Within a day or two of seeing my new house, I was also going to my new school.
The new school was the Taipei American School. The online descriptions of this school tell you very little of what it was like in 1957. For one thing, it's moved since then. For another, back then it was so overcrowded that there were two shifts of students, a morning shift and an afternoon, each a fast-paced four hours. The same teachers that taught the mornings would teach afternoons. I drew the morning shift upon arrival, so I had to get up in the dark, dress, get breakfast, and walk to the highway, where a bus would come to pick up me and a handful of other American kids from my immediate neighborhood.
Even with the two shifts class sizes were enormous. My class had around 75 kids. We were in a long narrow classroom that had five files of desks extending away from the front and the blackboard back to the hinterlands. I was initially seated in the hinterlands but complained of not being able to read the writing on the board from there so I was moved to within 10 feet of the front. I could read the board there by squinting at it if the writing was large enough. Sometimes I had to get up and walk over to it.
To make up for only four hours of instruction the teacher gave us massive quantities of homework.
Once again, I had to prove myself. You would think, since almost every student there was a child of parents staying only temporarily in Taiwan, that there would be a culture that accepted new students easily. But no. The standing assumption by both teachers and other students is, you're a dunce until you prove otherwise. Even if the other students only arrived in the school 2 months before you.
The task was made worse by the Christmas show. The school had an annual Christmas show for the benefit of parents in an assembly hall, and my class was going to sing a song on stage. The song was We Three Kings. It was discovered that I didn't know the words of this universally beloved musical masterpiece. Ergo I was a dunce.
My parents were also stunned to learn that I didn't know We Three Kings. "You loved that song, and you used to sing it all the time." My Mother guessed eventually that it was probably part of the musical knowledge that was destroyed by the doctors in Maryland.
It didn't help that my speech was still slow. I was still laboring to speak by visualizing the written words as I went along, and I hadn't mastered inflection.
On top of all that I had become a fanatic about proof. Nothing convinces morons that you're dumber than they are than constantly demanding explanations from the morons for all their moronic pronouncements.
[Above: Nothing but maple trees in this Vermont park, as you can plainly see.]

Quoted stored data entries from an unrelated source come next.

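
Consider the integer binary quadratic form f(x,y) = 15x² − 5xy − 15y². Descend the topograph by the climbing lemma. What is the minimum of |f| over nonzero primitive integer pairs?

descent: ρ → (-15,5,15)  [lands on river]
river: ρ → (15,25,-5)
river: ρ → (-5,25,15)
river: ρ → (15,5,-15)
river: ρ → (-15,25,5)
river: ρ → (5,25,-15)
closes: descent 1, river 6
min |a| on river = 5

5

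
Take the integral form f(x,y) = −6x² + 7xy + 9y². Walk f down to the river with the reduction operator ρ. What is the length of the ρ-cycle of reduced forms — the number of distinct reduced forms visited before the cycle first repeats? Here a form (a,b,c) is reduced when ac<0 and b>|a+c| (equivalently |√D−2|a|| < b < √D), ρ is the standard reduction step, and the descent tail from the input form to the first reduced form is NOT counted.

D = 265, ⌊√D⌋ = 16
river: ρ → (9,11,-4)
river: ρ → (-4,13,6)
river: ρ → (6,11,-6)
river: ρ → (-6,13,4)
river: ρ → (4,11,-9)
river: ρ → (-9,7,6)
river: ρ → (6,5,-10)
river: ρ → (-10,15,1)
river: ρ → (1,15,-10)
river: ρ → (-10,5,6)
river: ρ → (6,7,-9)
river: ρ → (-9,11,4)
river: ρ → (4,13,-6)
river: ρ → (-6,11,6)
river: ρ → (6,13,-4)
river: ρ → (-4,11,9)
river: ρ → (9,7,-6)
river: ρ → (-6,5,10)
river: ρ → (10,15,-1)
river: ρ → (-1,15,10)
river: ρ → (10,5,-6)
river: ρ → (-6,7,9)
ρ-cycle length = 22 (tail of 0 descent steps not counted)

22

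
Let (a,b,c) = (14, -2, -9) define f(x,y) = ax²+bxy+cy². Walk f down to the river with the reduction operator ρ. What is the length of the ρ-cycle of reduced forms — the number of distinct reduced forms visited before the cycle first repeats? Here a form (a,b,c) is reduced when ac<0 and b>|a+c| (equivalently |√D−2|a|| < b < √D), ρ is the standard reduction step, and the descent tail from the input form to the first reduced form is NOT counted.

D = 508, ⌊√D⌋ = 22
descent: ρ → (-9,20,3)  [lands on river]
river: ρ → (3,22,-2)
river: ρ → (-2,22,3)
river: ρ → (3,20,-9)
river: ρ → (-9,16,7)
river: ρ → (7,12,-13)
river: ρ → (-13,14,6)
river: ρ → (6,22,-1)
river: ρ → (-1,22,6)
river: ρ → (6,14,-13)
river: ρ → (-13,12,7)
river: ρ → (7,16,-9)
ρ-cycle length = 12 (tail of 1 descent step not counted)

12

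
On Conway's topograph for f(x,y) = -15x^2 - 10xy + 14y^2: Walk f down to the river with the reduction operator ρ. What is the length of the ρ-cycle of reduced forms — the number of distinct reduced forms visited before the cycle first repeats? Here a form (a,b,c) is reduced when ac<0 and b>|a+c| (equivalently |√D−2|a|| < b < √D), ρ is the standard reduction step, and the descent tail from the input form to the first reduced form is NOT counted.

D = 940, ⌊√D⌋ = 30
descent: ρ → (14,10,-15)  [lands on river]
river: ρ → (-15,20,9)
river: ρ → (9,16,-19)
river: ρ → (-19,22,6)
river: ρ → (6,26,-11)
river: ρ → (-11,18,14)
ρ-cycle length = 6 (tail of 1 descent step not counted)

6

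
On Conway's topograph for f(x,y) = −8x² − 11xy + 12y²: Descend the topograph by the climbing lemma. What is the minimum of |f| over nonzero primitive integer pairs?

descent: ρ → (12,11,-8)  [lands on river]
river: ρ → (-8,21,2)
river: ρ → (2,19,-18)
river: ρ → (-18,17,3)
river: ρ → (3,19,-12)
river: ρ → (-12,5,10)
river: ρ → (10,15,-7)
river: ρ → (-7,13,12)
closes: descent 1, river 8
min |a| on river = 2

2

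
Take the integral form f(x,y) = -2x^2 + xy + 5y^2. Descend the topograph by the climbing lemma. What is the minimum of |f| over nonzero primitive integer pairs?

descent: ρ → (5,-1,-2)
descent: ρ → (-2,5,2)  [lands on river]
river: ρ → (2,3,-4)
river: ρ → (-4,5,1)
river: ρ → (1,5,-4)
river: ρ → (-4,3,2)
river: ρ → (2,5,-2)
river: ρ → (-2,3,4)
river: ρ → (4,5,-1)
river: ρ → (-1,5,4)
river: ρ → (4,3,-2)
closes: descent 2, river 10
min |a| on river = 1

1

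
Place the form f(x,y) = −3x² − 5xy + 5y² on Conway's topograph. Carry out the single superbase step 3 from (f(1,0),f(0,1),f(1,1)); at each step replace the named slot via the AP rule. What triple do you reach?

start (-3,5,-3) = (f(1,0),f(0,1),f(1,1))
replace slot 3: 2·((-3)+5) − (-3) = 7 → (-3,5,7)

-3,5,7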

An example of how I was treated as a moron: Our geography book had a section on New England states that I had to read for homework. The next day in class I pointed out that the book's statement that New England has mostly maple trees was wrong. I was asked what made me think I knew more than the authors of the book. I said that I'd lived in New England for over 4 years and while there were maples, most of the trees were other kinds. I was told with a smug smile that maybe I wasn't as observant as I should have been.
The breakthrough that earned me some respect happened after Christmas. My parents got me a globe that year. I had the instructions to the globe with me the day the teacher tried to tell the class during geography lessons that latitude lines go pole to pole and longitude lines run east-west parallel to the equator. Everyone laughed when I raised my hand to tell her it was the other way around. The teacher gave me an argument and when I asked her to look it up said with a smug smile she didn't have to, she KNEW she was right. So I got out the instructions to the globe, which included that piece of information, and that was the end of the smug smiles where I was concerned.
Every new school was like that. It would always take some minor demonstration that the squirrel spinning the wheel in my head wasn't dead.